Friday, April 28, 2006

Carrying Grandma in a ring

A few years ago I inherited my maternal grandmother's engagement ring. It's a beautiful brilliant cut diamond with two diamond chips on either side, one baguette, one a simple square all set in platinum on a white gold ring. My grandparents made a special trip to the diamond district in NYC in September of 1941 to purchase the ring. It was one of the earlier brilliant cuts, cut by hand and it fluoresces blue, a dark cobalt blue.

I started wearing the ring as soon as I got it ~ why should I wait for some guy to give me permission to wear my grandmother's ring? Of course, I wear it on my right hand and I've had it appraised and while it fit me perfectly when I first got it (which just seemed so right) I had to get it resized a whole size down after my year of not eating.

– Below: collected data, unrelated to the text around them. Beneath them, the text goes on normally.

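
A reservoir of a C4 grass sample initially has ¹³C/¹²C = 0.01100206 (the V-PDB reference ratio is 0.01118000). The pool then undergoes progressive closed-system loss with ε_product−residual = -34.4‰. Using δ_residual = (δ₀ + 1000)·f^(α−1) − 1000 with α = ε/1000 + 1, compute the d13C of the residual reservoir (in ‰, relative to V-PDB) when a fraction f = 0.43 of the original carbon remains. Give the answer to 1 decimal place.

13.1‰

δ₀ = (0.01100206/0.01118000 − 1)×1000 = (0.984084 − 1)×1000 = -15.916‰
α − 1 = ε/1000 = -0.0344
f^(α−1) = 0.43^(-0.0344) = 1.029458
δ_res = (-15.916 + 1000) × 1.029458 − 1000 = 1013.073 − 1000 = 13.07‰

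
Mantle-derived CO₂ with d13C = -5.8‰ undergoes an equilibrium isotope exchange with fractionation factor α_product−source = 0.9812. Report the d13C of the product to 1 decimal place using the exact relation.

-24.5‰

δ_product = (δ_source + 1000)·α − 1000
δ_product = (-5.8 + 1000) × 0.9812 − 1000
δ_product = 975.509 − 1000 = -24.49‰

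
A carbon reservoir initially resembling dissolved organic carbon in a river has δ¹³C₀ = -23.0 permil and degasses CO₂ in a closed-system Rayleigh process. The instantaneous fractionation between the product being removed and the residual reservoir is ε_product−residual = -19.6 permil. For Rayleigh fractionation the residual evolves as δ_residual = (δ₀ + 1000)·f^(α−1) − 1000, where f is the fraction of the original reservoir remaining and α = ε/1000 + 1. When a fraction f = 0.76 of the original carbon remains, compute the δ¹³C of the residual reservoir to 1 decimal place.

Rayleigh residual: δ_res = (δ₀ + 1000)·f^(α−1) − 1000
α = ε/1000 + 1 = 0.98040, so α − 1 = -0.01960
f^(α−1) = 0.76^(-0.01960) = 1.005393
δ_res = (-23.0 + 1000) × 1.005393 − 1000 = 982.269 − 1000 = -17.73 permil

-17.7 permil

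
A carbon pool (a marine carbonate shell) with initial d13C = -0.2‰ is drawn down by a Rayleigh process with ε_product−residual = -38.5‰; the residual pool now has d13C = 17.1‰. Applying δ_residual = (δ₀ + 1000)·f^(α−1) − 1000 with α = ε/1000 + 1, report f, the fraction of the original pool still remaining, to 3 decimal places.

α − 1 = ε/1000 = -0.0385
(δ_res + 1000)/(δ₀ + 1000) = (17.1 + 1000)/(-0.2 + 1000) = 1017.1/999.8 = 1.017303
f = 1.017303^(1/-0.0385) = exp(ln(1.017303)/-0.0385) = exp(0.01716/-0.0385)
f = exp(-0.4456) = 0.6404

0.640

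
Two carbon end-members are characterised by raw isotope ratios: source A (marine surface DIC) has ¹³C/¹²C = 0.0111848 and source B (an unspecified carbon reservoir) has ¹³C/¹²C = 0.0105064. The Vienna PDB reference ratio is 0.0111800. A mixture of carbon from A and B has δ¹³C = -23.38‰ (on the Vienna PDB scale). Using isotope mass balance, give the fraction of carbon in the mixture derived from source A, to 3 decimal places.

δ_A = (0.0111848/0.0111800 − 1)×1000 = (1.000429 − 1)×1000 = 0.429‰
δ_B = (0.0105064/0.0111800 − 1)×1000 = (0.939750 − 1)×1000 = -60.250‰
f_A = (δ_mix − δ_B)/(δ_A − δ_B) = (-23.38 − (-60.250))/(0.429 − (-60.250))
f_A = 36.870 / 60.680 = 0.6076

0.608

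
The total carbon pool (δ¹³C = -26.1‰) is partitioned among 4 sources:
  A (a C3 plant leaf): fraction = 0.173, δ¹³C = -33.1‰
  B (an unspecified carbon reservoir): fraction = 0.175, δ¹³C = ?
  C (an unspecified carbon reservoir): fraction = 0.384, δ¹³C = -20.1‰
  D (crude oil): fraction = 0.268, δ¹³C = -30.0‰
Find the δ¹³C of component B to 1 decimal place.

-26.4‰

Isotope mass balance: δ_bulk = Σ fᵢ·δᵢ.
-26.1 = 0.173×(-33.1) + 0.175×δ_B + 0.384×(-20.1) + 0.268×(-30.0)
0.175·δ_B = -26.1 − (-21.485) = -4.615
δ_B = -4.615 / 0.175 = -26.37‰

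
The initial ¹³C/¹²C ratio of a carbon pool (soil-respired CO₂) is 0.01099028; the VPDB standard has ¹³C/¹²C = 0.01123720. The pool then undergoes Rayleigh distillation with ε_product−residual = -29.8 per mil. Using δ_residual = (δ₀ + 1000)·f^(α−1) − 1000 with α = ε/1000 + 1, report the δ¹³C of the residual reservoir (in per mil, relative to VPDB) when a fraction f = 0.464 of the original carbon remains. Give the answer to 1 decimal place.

δ₀ = (0.01099028/0.01123720 − 1)×1000 = (0.978027 − 1)×1000 = -21.973 per mil
α − 1 = ε/1000 = -0.0298
f^(α−1) = 0.464^(-0.0298) = 1.023146
δ_res = (-21.973 + 1000) × 1.023146 − 1000 = 1000.664 − 1000 = 0.66 per mil

0.7 per mil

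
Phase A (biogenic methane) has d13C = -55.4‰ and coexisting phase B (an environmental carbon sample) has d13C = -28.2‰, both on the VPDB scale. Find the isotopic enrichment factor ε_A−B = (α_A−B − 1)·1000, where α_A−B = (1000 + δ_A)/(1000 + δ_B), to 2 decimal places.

α_A−B = (1000 + -55.4) / (1000 + -28.2) = 944.6 / 971.8 = 0.972011
ε_A−B = (0.972011 − 1) × 1000 = -27.989‰
(The approximation ε ≈ δ_A − δ_B would give -27.2‰.)

-27.99‰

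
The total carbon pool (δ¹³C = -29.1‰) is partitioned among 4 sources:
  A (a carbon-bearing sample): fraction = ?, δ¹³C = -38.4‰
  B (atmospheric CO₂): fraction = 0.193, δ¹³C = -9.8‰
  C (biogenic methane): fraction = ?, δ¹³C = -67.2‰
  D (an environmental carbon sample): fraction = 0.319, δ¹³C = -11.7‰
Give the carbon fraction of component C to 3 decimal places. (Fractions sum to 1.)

0.164

Let f_C and f_A be the unknown fractions; fractions sum to 1 so f_C + f_A = 0.488.
Mass balance: Σ fᵢ·δᵢ = δ_bulk ⇒ f_C·(-67.2) + f_A·(-38.4) = -29.1 − (-5.624) = -23.476
Substitute f_A = 0.488 − f_C:
f_C·(-67.2 − -38.4) = -23.476 − 0.488×(-38.4) = -4.737
f_C = -4.737 / -28.8 = 0.1645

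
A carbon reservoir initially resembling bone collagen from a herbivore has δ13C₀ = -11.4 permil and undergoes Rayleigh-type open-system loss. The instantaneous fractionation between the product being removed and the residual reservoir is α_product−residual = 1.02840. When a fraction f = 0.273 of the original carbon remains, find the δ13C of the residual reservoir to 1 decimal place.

Rayleigh residual: δ_res = (δ₀ + 1000)·f^(α−1) − 1000
α − 1 = 0.02840
f^(α−1) = 0.273^(0.02840) = 0.963800
δ_res = (-11.4 + 1000) × 0.963800 − 1000 = 952.813 − 1000 = -47.19 permil

-47.2 permil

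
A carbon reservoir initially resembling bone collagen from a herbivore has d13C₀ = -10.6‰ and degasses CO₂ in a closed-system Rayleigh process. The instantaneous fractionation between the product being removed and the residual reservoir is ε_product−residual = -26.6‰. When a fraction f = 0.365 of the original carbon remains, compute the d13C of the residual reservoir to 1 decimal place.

Rayleigh residual: δ_res = (δ₀ + 1000)·f^(α−1) − 1000
α = ε/1000 + 1 = 0.97340, so α − 1 = -0.02660
f^(α−1) = 0.365^(-0.02660) = 1.027172
δ_res = (-10.6 + 1000) × 1.027172 − 1000 = 1016.284 − 1000 = 16.28‰

16.3‰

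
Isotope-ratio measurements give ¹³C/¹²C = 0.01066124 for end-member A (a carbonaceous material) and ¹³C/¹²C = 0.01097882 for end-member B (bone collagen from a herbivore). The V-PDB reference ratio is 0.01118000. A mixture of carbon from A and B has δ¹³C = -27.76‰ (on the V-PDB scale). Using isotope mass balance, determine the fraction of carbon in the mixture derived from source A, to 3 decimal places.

0.344

δ_A = (0.01066124/0.01118000 − 1)×1000 = (0.953599 − 1)×1000 = -46.401‰
δ_B = (0.01097882/0.01118000 − 1)×1000 = (0.982005 − 1)×1000 = -17.995‰
f_A = (δ_mix − δ_B)/(δ_A − δ_B) = (-27.76 − (-17.995))/(-46.401 − (-17.995))
f_A = -9.765 / -28.406 = 0.3438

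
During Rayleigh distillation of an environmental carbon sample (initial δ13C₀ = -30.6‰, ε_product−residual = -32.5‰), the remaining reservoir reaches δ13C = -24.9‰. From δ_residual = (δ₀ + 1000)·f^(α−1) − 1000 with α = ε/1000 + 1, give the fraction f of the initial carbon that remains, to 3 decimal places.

α − 1 = ε/1000 = -0.0325
(δ_res + 1000)/(δ₀ + 1000) = (-24.9 + 1000)/(-30.6 + 1000) = 975.1/969.4 = 1.005880
f = 1.005880^(1/-0.0325) = exp(ln(1.005880)/-0.0325) = exp(0.00586/-0.0325)
f = exp(-0.1804) = 0.8349

0.835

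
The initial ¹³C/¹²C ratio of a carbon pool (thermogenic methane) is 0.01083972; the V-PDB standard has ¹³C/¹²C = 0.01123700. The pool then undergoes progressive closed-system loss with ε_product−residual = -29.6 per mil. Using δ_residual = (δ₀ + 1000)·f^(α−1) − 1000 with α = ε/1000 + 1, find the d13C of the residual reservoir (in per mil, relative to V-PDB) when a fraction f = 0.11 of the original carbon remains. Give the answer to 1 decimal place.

29.8 per mil

δ₀ = (0.01083972/0.01123700 − 1)×1000 = (0.964645 − 1)×1000 = -35.355 per mil
α − 1 = ε/1000 = -0.0296
f^(α−1) = 0.11^(-0.0296) = 1.067517
δ_res = (-35.355 + 1000) × 1.067517 − 1000 = 1029.775 − 1000 = 29.78 per mil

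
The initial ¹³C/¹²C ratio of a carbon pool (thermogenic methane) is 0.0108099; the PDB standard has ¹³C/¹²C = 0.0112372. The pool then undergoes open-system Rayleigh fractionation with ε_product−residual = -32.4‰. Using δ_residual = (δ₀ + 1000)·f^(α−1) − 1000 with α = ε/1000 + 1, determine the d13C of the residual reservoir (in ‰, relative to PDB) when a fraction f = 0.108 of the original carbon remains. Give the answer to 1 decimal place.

δ₀ = (0.0108099/0.0112372 − 1)×1000 = (0.961975 − 1)×1000 = -38.025‰
α − 1 = ε/1000 = -0.0324
f^(α−1) = 0.108^(-0.0324) = 1.074774
δ_res = (-38.025 + 1000) × 1.074774 − 1000 = 1033.905 − 1000 = 33.91‰

33.9‰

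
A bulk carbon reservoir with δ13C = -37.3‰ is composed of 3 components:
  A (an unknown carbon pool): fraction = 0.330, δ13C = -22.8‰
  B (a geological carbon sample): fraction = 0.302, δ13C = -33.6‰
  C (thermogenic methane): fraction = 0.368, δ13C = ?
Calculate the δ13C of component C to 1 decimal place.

Isotope mass balance: δ_bulk = Σ fᵢ·δᵢ.
-37.3 = 0.330×(-22.8) + 0.302×(-33.6) + 0.368×δ_C
0.368·δ_C = -37.3 − (-17.671) = -19.629
δ_C = -19.629 / 0.368 = -53.34‰

-53.3‰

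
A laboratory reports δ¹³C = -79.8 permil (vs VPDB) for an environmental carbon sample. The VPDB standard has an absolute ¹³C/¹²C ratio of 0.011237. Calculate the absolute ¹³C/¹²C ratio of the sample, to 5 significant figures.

R_sample = R_standard × (δ¹³C/1000 + 1)
R_sample = 0.011237 × (-79.8/1000 + 1) = 0.011237 × 0.920200
R_sample = 0.0103403

0.010340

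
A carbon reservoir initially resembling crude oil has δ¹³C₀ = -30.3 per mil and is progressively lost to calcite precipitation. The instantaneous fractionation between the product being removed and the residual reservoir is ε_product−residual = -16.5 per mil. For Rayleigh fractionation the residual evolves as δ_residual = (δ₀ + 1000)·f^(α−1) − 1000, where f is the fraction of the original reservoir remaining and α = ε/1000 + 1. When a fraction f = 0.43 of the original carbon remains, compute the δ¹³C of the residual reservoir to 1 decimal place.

Rayleigh residual: δ_res = (δ₀ + 1000)·f^(α−1) − 1000
α = ε/1000 + 1 = 0.98350, so α − 1 = -0.01650
f^(α−1) = 0.43^(-0.01650) = 1.014023
δ_res = (-30.3 + 1000) × 1.014023 − 1000 = 983.298 − 1000 = -16.70 per mil

-16.7 per mil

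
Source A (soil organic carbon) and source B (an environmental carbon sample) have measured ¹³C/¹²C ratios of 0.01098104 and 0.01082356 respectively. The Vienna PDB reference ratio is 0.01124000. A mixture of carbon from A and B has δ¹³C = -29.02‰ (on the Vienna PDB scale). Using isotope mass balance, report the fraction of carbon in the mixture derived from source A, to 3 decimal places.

δ_A = (0.01098104/0.01124000 − 1)×1000 = (0.976961 − 1)×1000 = -23.039‰
δ_B = (0.01082356/0.01124000 − 1)×1000 = (0.962950 − 1)×1000 = -37.050‰
f_A = (δ_mix − δ_B)/(δ_A − δ_B) = (-29.02 − (-37.050))/(-23.039 − (-37.050))
f_A = 8.030 / 14.011 = 0.5731

0.573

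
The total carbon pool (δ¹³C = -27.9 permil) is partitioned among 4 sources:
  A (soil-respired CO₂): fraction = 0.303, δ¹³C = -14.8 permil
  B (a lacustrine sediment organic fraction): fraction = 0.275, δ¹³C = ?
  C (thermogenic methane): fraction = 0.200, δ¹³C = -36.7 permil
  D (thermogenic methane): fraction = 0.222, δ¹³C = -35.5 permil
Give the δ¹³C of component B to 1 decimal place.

Isotope mass balance: δ_bulk = Σ fᵢ·δᵢ.
-27.9 = 0.303×(-14.8) + 0.275×δ_B + 0.200×(-36.7) + 0.222×(-35.5)
0.275·δ_B = -27.9 − (-19.705) = -8.195
δ_B = -8.195 / 0.275 = -29.80 permil

-29.8 permil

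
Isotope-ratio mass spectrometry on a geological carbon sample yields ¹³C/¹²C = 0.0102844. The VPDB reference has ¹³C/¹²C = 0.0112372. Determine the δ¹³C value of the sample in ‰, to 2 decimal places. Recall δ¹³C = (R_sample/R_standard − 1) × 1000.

-84.79‰

δ¹³C = (R_sample / R_standard − 1) × 1000
R_sample / R_standard = 0.0102844 / 0.0112372 = 0.915210
δ¹³C = (0.915210 − 1) × 1000 = -84.790‰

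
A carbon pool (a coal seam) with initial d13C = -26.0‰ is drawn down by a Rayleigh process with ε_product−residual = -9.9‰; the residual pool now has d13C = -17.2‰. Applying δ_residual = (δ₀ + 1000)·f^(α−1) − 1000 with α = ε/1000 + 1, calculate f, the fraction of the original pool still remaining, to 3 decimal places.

0.403

α − 1 = ε/1000 = -0.0099
(δ_res + 1000)/(δ₀ + 1000) = (-17.2 + 1000)/(-26.0 + 1000) = 982.8/974.0 = 1.009035
f = 1.009035^(1/-0.0099) = exp(ln(1.009035)/-0.0099) = exp(0.00899/-0.0099)
f = exp(-0.9085) = 0.4031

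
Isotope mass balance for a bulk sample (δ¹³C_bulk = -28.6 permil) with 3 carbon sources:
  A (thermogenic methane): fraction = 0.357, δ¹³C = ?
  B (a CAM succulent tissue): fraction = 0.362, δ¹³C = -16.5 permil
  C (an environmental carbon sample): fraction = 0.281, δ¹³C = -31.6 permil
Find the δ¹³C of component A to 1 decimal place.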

But back to the power of the ring. I'm not talking about a forged-in-Mount-Doom sort of power, just an odd sort of connection to my grandmother, a woman who has probably had a greater influence on me than any other single person. She died just before I turned 20, but that has not changed the course I followed in the last 15 years. Sometimes I feel I need to play her role in family dynamics and sometimes I realize I just naturally am.

There are other times however, when the ring has a mind, a voice of its own. It's a conservative voice much older than my 35 years or a concern for complete strangers that only a mother of four and an ex-police officer could have. It's a voice of confidence in me that used to come in the form of carefully written notes and long distance phone calls. It's not like internalizing your mother, when you're in the dressing room of a clothing store and you hear a voice ask if you're old enough to wear white. Trust me, I have that too.

This is different. Today it asked for something. I was in a shop run by hospital volunteers that raises money for indigent patient care and there was some jewelry made by a Mexican woman. One of the pieces featured an antique religious medal, like the ones my grandmother used to pin to the coats of her children and even me and my sister. The would include various saints to watch over children and to keep us safe and well. I keep several in a dish with a set of rosary beads that my mother bought for me in Rome and had blessed by the Pope. (John Paul, of course) This necklace features a medal of Mary, a favorite of both my grandmother's and mine. I know it sounds like some crazy excuse ~ my dead grandmother told me to buy it. But, she wanted me to have it ~ she spoke to me through it. Okay, so now I sound certifiable.

Let me put it this way. I had this horrific week at work and my grandmother saw this way, apparently, to show support. A way to remind me that she was there. I walked into this store completely by chance, had never been there before, didn't plan to go there. But there was this antique medal of Mary ~ just like my grandmother Mary ~ just when I needed another hand on my shoulder. I could always count on her to come through for me. There's no such thing as coincidences. And people don't just leave you when they die. Thanks, Grandma, I needed this today.